I am impelled to add yet another essential point. The survival of our Jewish people, and the impact that this matter has upon every Jewish individual, is not something that has as yet to be investigated and experimented with. The Jewish people is one of the oldest in the world, and in its long history as a nation it has gone through various conditions and circumstances, mostly very unfavorable, as mentioned above. If one wishes to know the secret of Jewish survival under circumstances that have obliterated larger and stronger nations, one has but to apply the same scientific method as in other cases.
In other words, it is necessary to find the common factor, or factors, in all the various periods of Jewish history, which would then have to be taken as the basis of Jewish survival. Should two or three different factors be found, there would be a question of whether all of them were indispensable to survival, or perhaps only one or two would also have been sufficient. But if only one common factor is found, then there can be no doubt that this is the only basis of the survival. This, as mentioned above, is the scientific approach, and is not a matter of belief or faith. Moreover, as in all fields of science, it does not matter whether one does or does not understand the scientific findings. Indeed, in most exact sciences the facts and actual phenomenon are first ascertained, and then a scientific explanation is sought.

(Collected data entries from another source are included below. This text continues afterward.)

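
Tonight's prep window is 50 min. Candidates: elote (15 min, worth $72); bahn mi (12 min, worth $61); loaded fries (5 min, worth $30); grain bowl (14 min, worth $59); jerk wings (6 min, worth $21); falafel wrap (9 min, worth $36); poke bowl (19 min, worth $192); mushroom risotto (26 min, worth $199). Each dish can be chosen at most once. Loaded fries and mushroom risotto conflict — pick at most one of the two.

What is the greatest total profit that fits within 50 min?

Best packing: poke bowl + mushroom risotto — 45 min, 391 total.

391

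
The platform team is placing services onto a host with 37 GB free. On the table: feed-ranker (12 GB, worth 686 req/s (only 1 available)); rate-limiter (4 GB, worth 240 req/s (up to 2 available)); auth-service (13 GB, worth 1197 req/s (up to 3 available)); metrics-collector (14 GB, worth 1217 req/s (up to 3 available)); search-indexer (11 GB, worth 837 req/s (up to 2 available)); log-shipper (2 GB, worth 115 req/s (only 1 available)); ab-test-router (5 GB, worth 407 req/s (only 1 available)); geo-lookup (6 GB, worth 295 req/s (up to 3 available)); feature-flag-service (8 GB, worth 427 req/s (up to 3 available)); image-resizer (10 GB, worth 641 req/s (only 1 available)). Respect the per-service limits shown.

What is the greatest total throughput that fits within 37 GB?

3231

Greedy by ratio would take rate-limiter + 2×auth-service + log-shipper + ab-test-router: 37 GB used, total 3156.
Replace rate-limiter and log-shipper and ab-test-router with search-indexer: the trade gains 75 net, giving 3231 at 37 GB.
No other feasible combination exceeds 3231.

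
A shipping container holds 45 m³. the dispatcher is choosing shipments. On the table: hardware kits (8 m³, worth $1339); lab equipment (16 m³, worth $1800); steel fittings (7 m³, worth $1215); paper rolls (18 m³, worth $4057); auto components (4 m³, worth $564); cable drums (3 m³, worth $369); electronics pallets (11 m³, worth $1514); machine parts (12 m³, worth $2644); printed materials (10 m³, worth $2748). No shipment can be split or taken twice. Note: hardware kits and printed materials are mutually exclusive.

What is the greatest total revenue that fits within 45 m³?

10013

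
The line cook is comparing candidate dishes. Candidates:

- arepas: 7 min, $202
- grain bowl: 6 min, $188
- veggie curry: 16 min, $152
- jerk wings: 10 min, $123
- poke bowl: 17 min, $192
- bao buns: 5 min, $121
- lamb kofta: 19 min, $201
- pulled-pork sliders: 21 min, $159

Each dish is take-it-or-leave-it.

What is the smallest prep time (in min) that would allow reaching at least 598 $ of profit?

28

Need the lightest bundle worth ≥ 598.
arepas + grain bowl + jerk wings + bao buns: 634 profit at 28 min.
Any bundle with less than 28 min falls short of 598.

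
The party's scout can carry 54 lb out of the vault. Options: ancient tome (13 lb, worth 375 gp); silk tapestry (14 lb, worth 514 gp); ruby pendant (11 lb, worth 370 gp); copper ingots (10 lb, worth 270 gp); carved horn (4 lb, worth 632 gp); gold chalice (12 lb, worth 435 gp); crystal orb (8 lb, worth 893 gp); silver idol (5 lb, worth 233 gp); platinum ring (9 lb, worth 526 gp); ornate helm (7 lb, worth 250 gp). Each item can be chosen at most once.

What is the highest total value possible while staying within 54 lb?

The ratio heuristic lands on silk tapestry + carved horn + gold chalice + crystal orb + silver idol + platinum ring (3233) but leaves 2 lb idle.
Replace silver idol with ornate helm: the trade gains 17 net, giving 3250 at 54 lb.
An exhaustive check of the 1024 subsets confirms 3250.

3250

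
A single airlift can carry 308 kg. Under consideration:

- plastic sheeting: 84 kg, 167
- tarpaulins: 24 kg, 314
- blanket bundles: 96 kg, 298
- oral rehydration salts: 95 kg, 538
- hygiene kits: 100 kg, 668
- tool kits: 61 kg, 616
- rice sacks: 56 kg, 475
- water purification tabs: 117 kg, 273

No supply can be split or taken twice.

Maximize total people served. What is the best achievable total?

Density check — tarpaulins 13.08, tool kits 10.10, rice sacks 8.48 are the best per kg.
Filling by ratio: tarpaulins + hygiene kits + tool kits + rice sacks for 2073, with 67 kg left unused.
Replace rice sacks with oral rehydration salts: the trade gains 63 net, giving 2136 at 280 kg.
The spare 28 kg is too small for any remaining supply, and no exchange beats 2136.

2136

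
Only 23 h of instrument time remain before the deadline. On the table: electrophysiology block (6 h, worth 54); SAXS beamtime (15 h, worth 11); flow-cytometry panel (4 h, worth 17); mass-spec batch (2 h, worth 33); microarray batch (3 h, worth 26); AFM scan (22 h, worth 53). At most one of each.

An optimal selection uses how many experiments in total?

4

The maximum expected citations within 23 h is 130.
electrophysiology block + flow-cytometry panel + mass-spec batch + microarray batch hits 130 at 15 h.
Any selection reaching 130 contains exactly 4 experiments.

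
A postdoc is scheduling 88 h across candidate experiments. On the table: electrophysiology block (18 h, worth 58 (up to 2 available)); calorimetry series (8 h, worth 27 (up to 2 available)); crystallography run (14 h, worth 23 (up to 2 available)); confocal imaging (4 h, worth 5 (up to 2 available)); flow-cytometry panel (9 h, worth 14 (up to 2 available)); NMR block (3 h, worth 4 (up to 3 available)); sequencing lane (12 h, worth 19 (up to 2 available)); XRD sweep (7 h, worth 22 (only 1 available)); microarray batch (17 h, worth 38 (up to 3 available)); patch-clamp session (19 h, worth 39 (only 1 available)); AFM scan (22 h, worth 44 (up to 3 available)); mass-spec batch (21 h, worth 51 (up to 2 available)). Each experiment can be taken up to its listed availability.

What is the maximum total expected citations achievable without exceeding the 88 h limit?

253

Greedy by ratio would take 2×electrophysiology block + 2×calorimetry series + 2×NMR block + XRD sweep + mass-spec batch: 86 h used, total 251.
Dropping 2×NMR block frees 6 h; slotting in 2×confocal imaging (8 h) lifts the total to 253 at 88 h.
That's the maximum — no swap from here does better than 253.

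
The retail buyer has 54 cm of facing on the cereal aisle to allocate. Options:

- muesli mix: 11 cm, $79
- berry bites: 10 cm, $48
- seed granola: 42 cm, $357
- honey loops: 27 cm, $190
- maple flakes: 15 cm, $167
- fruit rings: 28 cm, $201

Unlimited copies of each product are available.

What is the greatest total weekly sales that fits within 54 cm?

501

Density check — maple flakes 11.13, seed granola 8.50, muesli mix 7.18 are the best per cm.
Taking 3×maple flakes: 45 cm used, 501 in weekly sales.
That's the maximum — no swap from here does better than 501.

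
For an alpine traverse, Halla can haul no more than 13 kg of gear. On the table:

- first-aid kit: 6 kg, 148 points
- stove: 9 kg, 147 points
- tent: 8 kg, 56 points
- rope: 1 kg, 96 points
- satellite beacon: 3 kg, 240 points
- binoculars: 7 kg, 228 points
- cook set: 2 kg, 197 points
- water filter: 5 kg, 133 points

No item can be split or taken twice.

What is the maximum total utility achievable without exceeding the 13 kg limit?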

Now, going back to the long history of our Jewish people over a period of some 3500 years, it will be seen that there has been only one factor that has preserved Jewish identity and survival throughout the various periods of our history. This factor was not language, nor country, nor anything else which is often associated with nationhood and nationalism, for in all these things there have been radical changes from one period to another, as anybody familiar with Jewish history knows.